Había estado tres meses antes en Israel…probablemente si alguien me hubiese propuesto ir a pasar un Shabat en un Kibutz al sur de Israel o ir a un concierto de música en pleno desierto lo habría aceptado sin pensarlo. Era un plan perfecto y la típica propuesta que ningún judío de la diáspora se perdería.

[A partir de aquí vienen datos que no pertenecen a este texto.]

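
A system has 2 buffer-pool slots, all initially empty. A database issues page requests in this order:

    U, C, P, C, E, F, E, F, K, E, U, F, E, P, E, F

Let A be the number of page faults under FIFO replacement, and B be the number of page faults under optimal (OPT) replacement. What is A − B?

2

Under FIFO: F F F . F F . . F F F F F F . F → 12 faults.
Under OPT: F F F . F F . . F . F F . F . F → 10 faults.
A − B = 12 − 10 = 2.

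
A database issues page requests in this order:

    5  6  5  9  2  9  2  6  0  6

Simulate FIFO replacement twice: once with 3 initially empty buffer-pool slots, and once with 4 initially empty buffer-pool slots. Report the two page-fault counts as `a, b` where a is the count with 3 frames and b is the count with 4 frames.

6, 5

3 frames: F F . F F . . . F F → 6 faults.
4 frames: F F . F F . . . F . → 5 faults.
5 < 6: adding a frame reduced faults, as is typical.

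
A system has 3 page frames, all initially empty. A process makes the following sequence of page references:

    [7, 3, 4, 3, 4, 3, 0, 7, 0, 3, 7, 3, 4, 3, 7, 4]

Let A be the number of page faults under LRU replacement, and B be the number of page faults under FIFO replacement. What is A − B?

-1

Under LRU: F F F . . . F F . . . . F . . . → 6 faults.
Under FIFO: F F F . . . F F . F . . F . . . → 7 faults.
A − B = 6 − 7 = -1.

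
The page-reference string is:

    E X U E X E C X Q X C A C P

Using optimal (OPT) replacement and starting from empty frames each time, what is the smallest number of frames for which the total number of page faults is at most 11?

2

f=1: 14 faults
f=2: 9 faults
f=3: 7 faults
f=4: 7 faults
f=5: 7 faults
f=6: 7 faults
f=7: 7 faults
Smallest f with faults ≤ 11 is 2.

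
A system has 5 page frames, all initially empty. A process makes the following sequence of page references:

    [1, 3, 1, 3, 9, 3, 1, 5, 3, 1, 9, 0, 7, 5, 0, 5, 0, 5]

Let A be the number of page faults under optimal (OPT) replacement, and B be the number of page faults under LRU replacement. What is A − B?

-1

Under OPT: F F . . F . . F . . . F F . . . . . → 6 faults.
Under LRU: F F . . F . . F . . . F F F . . . . → 7 faults.
A − B = 6 − 7 = -1.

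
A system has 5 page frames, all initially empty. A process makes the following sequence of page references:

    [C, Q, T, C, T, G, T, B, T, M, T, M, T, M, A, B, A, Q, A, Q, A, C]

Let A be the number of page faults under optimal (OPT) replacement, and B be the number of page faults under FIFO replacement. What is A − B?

-2

Under OPT: F F F . . F . F . F . . . . F . . . . . . . → 7 faults.
Under FIFO: F F F . . F . F . F . . . . F . . F . . . F → 9 faults.
A − B = 7 − 9 = -2.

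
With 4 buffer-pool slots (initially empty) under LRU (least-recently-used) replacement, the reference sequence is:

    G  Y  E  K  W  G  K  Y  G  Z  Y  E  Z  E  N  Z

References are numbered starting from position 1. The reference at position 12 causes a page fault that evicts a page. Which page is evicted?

K

pos 1: G → fault, frames {G}
pos 2: Y → fault, frames {G,Y}
pos 3: E → fault, frames {G,Y,E}
pos 4: K → fault, frames {G,Y,E,K}
pos 5: W → fault, evict G, frames {Y,E,K,W}
pos 6: G → fault, evict Y, frames {E,K,W,G}
pos 7: K → hit
pos 8: Y → fault, evict E, frames {W,G,K,Y}
pos 9: G → hit
pos 10: Z → fault, evict W, frames {K,Y,G,Z}
pos 11: Y → hit
pos 12: E → fault, evict K, frames {G,Z,Y,E}
At position 12, page K is evicted.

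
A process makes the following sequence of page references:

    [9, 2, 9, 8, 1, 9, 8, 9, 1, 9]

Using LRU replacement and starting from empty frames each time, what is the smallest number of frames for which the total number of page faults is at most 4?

f=1: 10 faults
f=2: 7 faults
f=3: 4 faults
f=4: 4 faults
Smallest f with faults ≤ 4 is 3.

3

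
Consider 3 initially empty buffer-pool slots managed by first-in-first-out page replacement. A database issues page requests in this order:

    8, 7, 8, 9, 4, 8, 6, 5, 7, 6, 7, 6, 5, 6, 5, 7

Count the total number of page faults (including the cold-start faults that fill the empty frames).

8

8: fault, frames [8]
7: fault, frames [8, 7]
8: hit
9: fault, frames [8, 7, 9]
4: fault, evict 8, frames [7, 9, 4]
8: fault, evict 7, frames [9, 4, 8]
6: fault, evict 9, frames [4, 8, 6]
5: fault, evict 4, frames [8, 6, 5]
7: fault, evict 8, frames [6, 5, 7]
6: hit
7: hit
6: hit
5: hit
6: hit
5: hit
7: hit
Page faults: 8.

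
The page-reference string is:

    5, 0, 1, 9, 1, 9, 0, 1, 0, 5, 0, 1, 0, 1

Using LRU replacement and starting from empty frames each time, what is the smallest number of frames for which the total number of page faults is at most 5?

3

f=1: 14 faults
f=2: 8 faults
f=3: 5 faults
f=4: 4 faults
Smallest f with faults ≤ 5 is 3.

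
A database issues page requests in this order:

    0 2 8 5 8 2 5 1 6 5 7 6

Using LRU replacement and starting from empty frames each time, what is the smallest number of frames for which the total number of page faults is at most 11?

f=1: 12 faults
f=2: 11 faults
f=3: 7 faults
f=4: 7 faults
f=5: 7 faults
f=6: 7 faults
f=7: 7 faults
Smallest f with faults ≤ 11 is 2.

2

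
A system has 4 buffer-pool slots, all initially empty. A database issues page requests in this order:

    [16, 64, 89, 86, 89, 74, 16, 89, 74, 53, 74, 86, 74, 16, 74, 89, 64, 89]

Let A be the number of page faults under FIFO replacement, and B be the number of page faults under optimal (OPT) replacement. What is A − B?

Under FIFO: F F F F . F F . . F . . . . . F F . → 9 faults.
Under OPT: F F F F . F . . . F . . . . . F F . → 8 faults.
A − B = 9 − 8 = 1.

1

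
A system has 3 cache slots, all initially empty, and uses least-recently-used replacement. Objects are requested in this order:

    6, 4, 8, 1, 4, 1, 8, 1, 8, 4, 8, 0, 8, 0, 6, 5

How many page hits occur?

6: fault, frames {6}
4: fault, frames {6,4}
8: fault, frames {6,4,8}
1: fault, evict 6, frames {4,8,1}
4: hit
1: hit
8: hit
1: hit
8: hit
4: hit
8: hit
0: fault, evict 1, frames {4,8,0}
8: hit
0: hit
6: fault, evict 4, frames {8,0,6}
5: fault, evict 8, frames {0,6,5}
Hits: 9.

9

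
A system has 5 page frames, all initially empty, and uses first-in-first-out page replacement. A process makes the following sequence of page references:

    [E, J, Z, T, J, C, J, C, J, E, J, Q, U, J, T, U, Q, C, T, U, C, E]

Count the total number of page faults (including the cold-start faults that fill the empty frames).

E -> fault, frames [E]
J -> fault, frames [E, J]
Z -> fault, frames [E, J, Z]
T -> fault, frames [E, J, Z, T]
J -> hit
C -> fault, frames [E, J, Z, T, C]
J -> hit
C -> hit
J -> hit
E -> hit
J -> hit
Q -> fault, evict E, frames [J, Z, T, C, Q]
U -> fault, evict J, frames [Z, T, C, Q, U]
J -> fault, evict Z, frames [T, C, Q, U, J]
T -> hit
U -> hit
Q -> hit
C -> hit
T -> hit
U -> hit
C -> hit
E -> fault, evict T, frames [C, Q, U, J, E]
Page faults: 9.

9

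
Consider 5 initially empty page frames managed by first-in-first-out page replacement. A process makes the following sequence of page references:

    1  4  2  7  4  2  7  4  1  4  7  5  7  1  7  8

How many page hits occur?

10

1 -> fault, frames [1]
4 -> fault, frames [1, 4]
2 -> fault, frames [1, 4, 2]
7 -> fault, frames [1, 4, 2, 7]
4 -> hit
2 -> hit
7 -> hit
4 -> hit
1 -> hit
4 -> hit
7 -> hit
5 -> fault, frames [1, 4, 2, 7, 5]
7 -> hit
1 -> hit
7 -> hit
8 -> fault, evict 1, frames [4, 2, 7, 5, 8]
Hits: 10.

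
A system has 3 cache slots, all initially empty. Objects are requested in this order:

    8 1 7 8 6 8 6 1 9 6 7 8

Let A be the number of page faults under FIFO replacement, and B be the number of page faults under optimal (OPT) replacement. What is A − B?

Under FIFO: F F F . F F . F F F F F → 10 faults.
Under OPT: F F F . F . . . F . F . → 6 faults.
A − B = 10 − 6 = 4.

4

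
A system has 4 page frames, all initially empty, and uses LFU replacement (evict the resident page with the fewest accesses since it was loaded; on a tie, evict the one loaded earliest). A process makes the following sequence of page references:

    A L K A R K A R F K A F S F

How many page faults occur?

6

A -> fault, frames [A]
L -> fault, frames [A, L]
K -> fault, frames [A, L, K]
A -> hit
R -> fault, frames [A, L, K, R]
K -> hit
A -> hit
R -> hit
F -> fault, evict L, frames [A, K, R, F]
K -> hit
A -> hit
F -> hit
S -> fault, evict R, frames [A, K, F, S]
F -> hit
Page faults: 6.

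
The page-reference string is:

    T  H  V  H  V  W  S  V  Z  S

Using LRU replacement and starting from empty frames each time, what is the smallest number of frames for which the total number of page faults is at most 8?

2

f=1: 10 faults
f=2: 8 faults
f=3: 6 faults
f=4: 6 faults
f=5: 6 faults
f=6: 6 faults
Smallest f with faults ≤ 8 is 2.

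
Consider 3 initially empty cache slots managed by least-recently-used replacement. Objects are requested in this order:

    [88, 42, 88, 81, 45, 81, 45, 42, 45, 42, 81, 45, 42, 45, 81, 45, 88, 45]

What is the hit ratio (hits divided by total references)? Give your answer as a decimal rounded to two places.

0.67

88 → miss, frames (88)
42 → miss, frames (88 42)
88 → hit
81 → miss, frames (42 88 81)
45 → miss, evict 42, frames (88 81 45)
81 → hit
45 → hit
42 → miss, evict 88, frames (81 45 42)
45 → hit
42 → hit
81 → hit
45 → hit
42 → hit
45 → hit
81 → hit
45 → hit
88 → miss, evict 42, frames (81 45 88)
45 → hit
Hits: 12 of 18 references → 12/18 = 0.6667.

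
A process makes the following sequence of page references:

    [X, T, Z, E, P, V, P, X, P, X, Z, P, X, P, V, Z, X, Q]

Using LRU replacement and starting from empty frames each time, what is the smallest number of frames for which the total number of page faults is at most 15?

2

f=1: 18 faults
f=2: 14 faults
f=3: 12 faults
f=4: 9 faults
f=5: 8 faults
f=6: 7 faults
f=7: 7 faults
Smallest f with faults ≤ 15 is 2.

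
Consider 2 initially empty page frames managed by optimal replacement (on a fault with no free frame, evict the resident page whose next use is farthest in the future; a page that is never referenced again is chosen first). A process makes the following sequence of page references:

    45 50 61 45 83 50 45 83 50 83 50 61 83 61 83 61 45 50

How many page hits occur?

45 -> miss, frames [45]
50 -> miss, frames [45, 50]
61 -> miss, evict 50, frames [45, 61]
45 -> hit
83 -> miss, evict 61, frames [45, 83]
50 -> miss, evict 83, frames [45, 50]
45 -> hit
83 -> miss, evict 45, frames [50, 83]
50 -> hit
83 -> hit
50 -> hit
61 -> miss, evict 50, frames [83, 61]
83 -> hit
61 -> hit
83 -> hit
61 -> hit
45 -> miss, evict 61, frames [83, 45]
50 -> miss, evict 45, frames [83, 50]
Hits: 9.

9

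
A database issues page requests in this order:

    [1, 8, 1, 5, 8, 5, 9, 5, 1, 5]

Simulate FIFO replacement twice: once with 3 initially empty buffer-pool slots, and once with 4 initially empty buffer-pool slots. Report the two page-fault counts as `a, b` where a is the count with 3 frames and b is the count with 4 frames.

5, 4

3 frames: F F . F . . F . F . → 5 faults.
4 frames: F F . F . . F . . . → 4 faults.
4 < 5: adding a frame reduced faults, as is typical.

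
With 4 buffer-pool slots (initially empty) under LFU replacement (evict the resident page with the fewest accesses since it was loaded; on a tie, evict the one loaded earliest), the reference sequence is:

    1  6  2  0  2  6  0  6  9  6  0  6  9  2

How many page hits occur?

1: fault, frames {1}
6: fault, frames {1,6}
2: fault, frames {1,6,2}
0: fault, frames {1,6,2,0}
2: hit
6: hit
0: hit
6: hit
9: fault, evict 1, frames {6,2,0,9}
6: hit
0: hit
6: hit
9: hit
2: hit
Hits: 9.

9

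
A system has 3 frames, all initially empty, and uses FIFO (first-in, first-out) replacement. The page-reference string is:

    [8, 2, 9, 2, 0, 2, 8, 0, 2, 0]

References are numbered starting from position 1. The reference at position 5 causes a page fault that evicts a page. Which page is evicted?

pos 1: 8 → miss, frames [8]
pos 2: 2 → miss, frames [8, 2]
pos 3: 9 → miss, frames [8, 2, 9]
pos 4: 2 → hit
pos 5: 0 → miss, evict 8, frames [2, 9, 0]
At position 5, page 8 is evicted.

8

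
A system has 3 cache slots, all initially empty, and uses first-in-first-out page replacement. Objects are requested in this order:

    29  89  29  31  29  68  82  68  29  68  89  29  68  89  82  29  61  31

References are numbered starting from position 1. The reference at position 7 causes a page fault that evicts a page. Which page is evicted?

pos 1: 29 -> fault, frames {29}
pos 2: 89 -> fault, frames {29,89}
pos 3: 29 -> hit
pos 4: 31 -> fault, frames {29,89,31}
pos 5: 29 -> hit
pos 6: 68 -> fault, evict 29, frames {89,31,68}
pos 7: 82 -> fault, evict 89, frames {31,68,82}
At position 7, page 89 is evicted.

89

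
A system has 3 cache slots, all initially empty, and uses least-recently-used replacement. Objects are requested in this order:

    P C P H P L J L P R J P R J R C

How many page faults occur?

P: miss, frames [P]
C: miss, frames [P, C]
P: hit
H: miss, frames [C, P, H]
P: hit
L: miss, evict C, frames [H, P, L]
J: miss, evict H, frames [P, L, J]
L: hit
P: hit
R: miss, evict J, frames [L, P, R]
J: miss, evict L, frames [P, R, J]
P: hit
R: hit
J: hit
R: hit
C: miss, evict P, frames [J, R, C]
Page faults: 8.

8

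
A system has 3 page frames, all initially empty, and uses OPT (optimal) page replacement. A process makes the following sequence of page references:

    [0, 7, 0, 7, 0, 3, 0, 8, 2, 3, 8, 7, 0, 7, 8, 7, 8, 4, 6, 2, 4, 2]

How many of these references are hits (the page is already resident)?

0 -> fault, frames (0)
7 -> fault, frames (0 7)
0 -> hit
7 -> hit
0 -> hit
3 -> fault, frames (0 7 3)
0 -> hit
8 -> fault, evict 0, frames (7 3 8)
2 -> fault, evict 7, frames (3 8 2)
3 -> hit
8 -> hit
7 -> fault, evict 3, frames (8 2 7)
0 -> fault, evict 2, frames (8 7 0)
7 -> hit
8 -> hit
7 -> hit
8 -> hit
4 -> fault, evict 0, frames (8 7 4)
6 -> fault, evict 7, frames (8 4 6)
2 -> fault, evict 6, frames (8 4 2)
4 -> hit
2 -> hit
Hits: 12.

12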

Un cambio de planes de los organizadores del seminario al que asistía, un
retraso de un trimestre en los planes y el ofrecimiento de alguien para romper
la rutina y celebrar un shabat diferente me habrían colocado en el escenario de
una tragedia: si hubiese tenido mucha suerte me habrían matado ese fatídico 7
de octubre y si hubiera la peor de la suerte habría caído en manos de Hamas y
estaría secuestrado.
Una
tragedia demasiado cercana, muy cercana.
Si a eso le agregas que probablemente coincidiste con alguna de las víctimas del
7-O en algún Kabalat Shabat de la Sinagoga de Tel Aviv, o que fue el nieto de alguno de los abuelos con los que viví en el
edificio de Ramle,y que siempre me trataron con mucho cariño –Israel es un mini
país en el que pareciera que todo el mundo es primo hermano- el sentimiento de
cercanía con la tragedia es demoledor y como todos los periodistas bien sabemos,
la proximidad es un valor para medir el impacto de un acontecimiento en la vida
de alguien.
Los del otro lado, como les digo yo, pareciera que tienen el apoyo vehemente y sin fisuras de la sociedad occidental -sin ninguna duda lo que están viviendo es una tragedia- pero mis muerticos y secuestrados no y su cruel destino me pilla demasiado cerca como para hacerme el indiferente.